Season-by-season results through the end of the 2023 season

==Awards and accolades==

===All-Americans===

Key
| First-team selection | Second-team selection | Third-team selection |

| Season | Player | Remarks |
|---|---|---|
| 2004 | Kayla Bashore |  |
| 2005 | Kayla Bashore | Second selection |
| 2005 | Lydia Schrott |  |
| 2006 | Morgan Miller |  |
| 2009 | Corey Brautigam |  |
| 2012 | Morgan Fleetwood |  |
| 2013 | Audra Heilman |  |
| 2014 | Audra Heilman | Second selection |

Awards and accolades through the end of the 2014 season

== Stadium ==
Indiana has played its home games at the IU Field Hockey Complex since its opening in August 2007. The complex has a seating capacity of 500 and features a Polytan playing surface as well as a Nelson Water Cannon system for watering the field before play.
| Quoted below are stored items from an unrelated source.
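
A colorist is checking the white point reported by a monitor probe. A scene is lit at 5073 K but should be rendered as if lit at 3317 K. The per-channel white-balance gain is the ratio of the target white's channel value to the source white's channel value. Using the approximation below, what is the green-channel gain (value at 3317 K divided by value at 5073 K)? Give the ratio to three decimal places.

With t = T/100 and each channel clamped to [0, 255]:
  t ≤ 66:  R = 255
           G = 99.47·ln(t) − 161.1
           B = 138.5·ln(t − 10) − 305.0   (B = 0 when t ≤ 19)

0.816

At 5073 K (t = 50.73):
  G = 99.47·ln 50.73 − 161.1 = 99.47·3.9265 − 161.1 = 229.471.
At 3317 K (t = 33.17):
  G = 99.47·ln 33.17 − 161.1 = 99.47·3.5016 − 161.1 = 187.209.
Gain = 187.209 / 229.471 = 0.8158 → 0.816.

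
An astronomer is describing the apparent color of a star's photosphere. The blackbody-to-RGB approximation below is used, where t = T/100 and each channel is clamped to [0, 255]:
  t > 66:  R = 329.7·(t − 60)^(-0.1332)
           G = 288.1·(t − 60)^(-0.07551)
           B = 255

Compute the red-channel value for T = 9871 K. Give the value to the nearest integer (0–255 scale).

t = 9871/100 = 98.71; the t > 66 branch applies.
R = 329.7·(98.71 − 60)^(-0.1332) = 329.7·38.71^(-0.1332) = 329.7·0.61447 = 202.591.
Rounded: 203.

203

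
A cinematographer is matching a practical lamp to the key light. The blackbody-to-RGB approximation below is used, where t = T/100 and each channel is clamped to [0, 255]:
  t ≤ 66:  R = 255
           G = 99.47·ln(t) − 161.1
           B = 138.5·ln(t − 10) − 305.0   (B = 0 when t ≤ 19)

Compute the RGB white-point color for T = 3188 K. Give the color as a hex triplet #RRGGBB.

t = 3188/100 = 31.88; the t ≤ 66 branch applies.
R = 255 by definition for t ≤ 66.
G = 99.47·ln 31.88 − 161.1 = 99.47·3.4620 − 161.1 = 183.263.
B = 138.5·ln(31.88 − 10) − 305.0 = 138.5·ln 21.88 − 305.0 = 138.5·3.0856 − 305.0 = 122.352.
Rounded: (255, 183, 122).
In hex: #FFB77A.

#FFB77A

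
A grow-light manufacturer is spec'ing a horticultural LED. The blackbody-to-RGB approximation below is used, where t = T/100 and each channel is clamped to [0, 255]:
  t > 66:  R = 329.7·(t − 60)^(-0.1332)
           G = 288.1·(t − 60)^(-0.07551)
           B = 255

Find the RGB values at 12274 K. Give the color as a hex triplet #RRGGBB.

#BED3FF

t = 12274/100 = 122.74; the t > 66 branch applies.
R = 329.7·(122.74 − 60)^(-0.1332) = 329.7·62.74^(-0.1332) = 329.7·0.57619 = 189.970.
G = 288.1·(122.74 − 60)^(-0.07551) = 288.1·62.74^(-0.07551) = 288.1·0.73159 = 210.771.
B = 255 by definition for t > 66.
Rounded: (190, 211, 255).
In hex: #BED3FF.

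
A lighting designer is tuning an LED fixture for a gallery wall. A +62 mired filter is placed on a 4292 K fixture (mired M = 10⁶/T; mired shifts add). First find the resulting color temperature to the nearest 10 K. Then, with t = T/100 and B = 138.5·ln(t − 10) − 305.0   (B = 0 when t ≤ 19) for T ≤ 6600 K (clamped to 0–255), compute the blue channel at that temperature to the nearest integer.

135

M_in = 10⁶/4292 = 232.99; M_out = 232.99 + (+62) = 294.99.
T_out = 10⁶/294.99 = 3389.9 K → 3390 K; t = 33.9.
B = 138.5·ln(33.9 − 10) − 305.0 = 138.5·ln 23.9 − 305.0 = 138.5·3.1739 − 305.0 = 134.582.
Rounded: 135.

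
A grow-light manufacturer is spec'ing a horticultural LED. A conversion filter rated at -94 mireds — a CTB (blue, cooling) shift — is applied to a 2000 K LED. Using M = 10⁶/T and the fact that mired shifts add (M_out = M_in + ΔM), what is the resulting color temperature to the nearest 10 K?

M_in = 10⁶/2000 = 500.00 mireds.
M_out = 500.00 + (-94) = 406.00 mireds.
T_out = 10⁶/406.00 = 2463.1 K → 2460 K.

2460 K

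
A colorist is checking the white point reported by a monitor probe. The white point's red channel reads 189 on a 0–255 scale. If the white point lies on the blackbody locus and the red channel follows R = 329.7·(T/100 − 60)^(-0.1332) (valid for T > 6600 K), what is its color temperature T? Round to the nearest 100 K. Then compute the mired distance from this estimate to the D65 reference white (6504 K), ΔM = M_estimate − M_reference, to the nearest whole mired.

-74 mireds

(t − 60)^(-0.1332) = 189/329.7 = 0.57325.
t − 60 = 0.57325^(1/-0.1332) = 0.57325^(-7.508) = 65.199, so t = 125.199.
T = 100·t = 12520 K → 12500 K to the nearest 100 K.
M_estimate = 10⁶/12500 = 80.00; M_reference = 10⁶/6504 = 153.75.
ΔM = 80.00 − 153.75 = -73.75 → -74 mireds.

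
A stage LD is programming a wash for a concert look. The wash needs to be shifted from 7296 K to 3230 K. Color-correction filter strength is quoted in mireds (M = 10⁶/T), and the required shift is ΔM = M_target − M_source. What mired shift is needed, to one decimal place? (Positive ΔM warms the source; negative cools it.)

M_source = 10⁶/7296 = 137.061; M_target = 10⁶/3230 = 309.598.
ΔM = 309.598 − 137.061 = 172.536 → +172.5 mireds, a warming shift.

+172.5 mireds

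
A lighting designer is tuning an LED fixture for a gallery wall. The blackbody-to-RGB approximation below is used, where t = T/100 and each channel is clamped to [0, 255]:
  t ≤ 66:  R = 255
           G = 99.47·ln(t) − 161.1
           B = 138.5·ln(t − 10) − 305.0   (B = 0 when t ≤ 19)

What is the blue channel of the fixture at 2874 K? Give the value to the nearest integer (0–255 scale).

101

t = 2874/100 = 28.74; the t ≤ 66 branch applies.
B = 138.5·ln(28.74 − 10) − 305.0 = 138.5·ln 18.74 − 305.0 = 138.5·2.9307 − 305.0 = 100.896.
Rounded: 101.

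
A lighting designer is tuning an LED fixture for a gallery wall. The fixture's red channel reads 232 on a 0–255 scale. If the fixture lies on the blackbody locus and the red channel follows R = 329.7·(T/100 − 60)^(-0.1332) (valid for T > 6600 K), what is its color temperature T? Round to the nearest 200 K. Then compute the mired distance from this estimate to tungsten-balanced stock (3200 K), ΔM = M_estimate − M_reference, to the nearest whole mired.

-177 mireds

(t − 60)^(-0.1332) = 232/329.7 = 0.70367.
t − 60 = 0.70367^(1/-0.1332) = 0.70367^(-7.508) = 13.992, so t = 73.992.
T = 100·t = 7399 K → 7400 K to the nearest 200 K.
M_estimate = 10⁶/7400 = 135.14; M_reference = 10⁶/3200 = 312.50.
ΔM = 135.14 − 312.50 = -177.36 → -177 mireds.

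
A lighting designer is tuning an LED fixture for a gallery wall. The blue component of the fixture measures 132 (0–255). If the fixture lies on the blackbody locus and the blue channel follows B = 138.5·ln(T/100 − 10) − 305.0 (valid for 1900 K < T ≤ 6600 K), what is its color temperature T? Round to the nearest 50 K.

ln(t − 10) = (132 + 305.0) / 138.5 = 3.1552.
t − 10 = e^3.1552 = 23.459, so t = 33.459.
T = 100·t = 3346 K → 3350 K to the nearest 50 K.

3350 K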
Built adjacent to Bill Armstrong Stadium, the home of the Indiana men's and women's soccer teams, the IU Field Hockey Complex serves the Hoosiers field hockey program as a practice venue in addition to as a game venue. In August 2009, the Ireland Family Fieldhouse was added to the complex, which houses the team's locker room, a staff meeting room, and equipment storage space. Prior to the construction of the IU Field Hockey Complex, the Indiana field hockey team played its home games inside Mellencamp Pavilion from 2000 to 2006, making it one of only a few American collegiate field hockey programs to play indoors.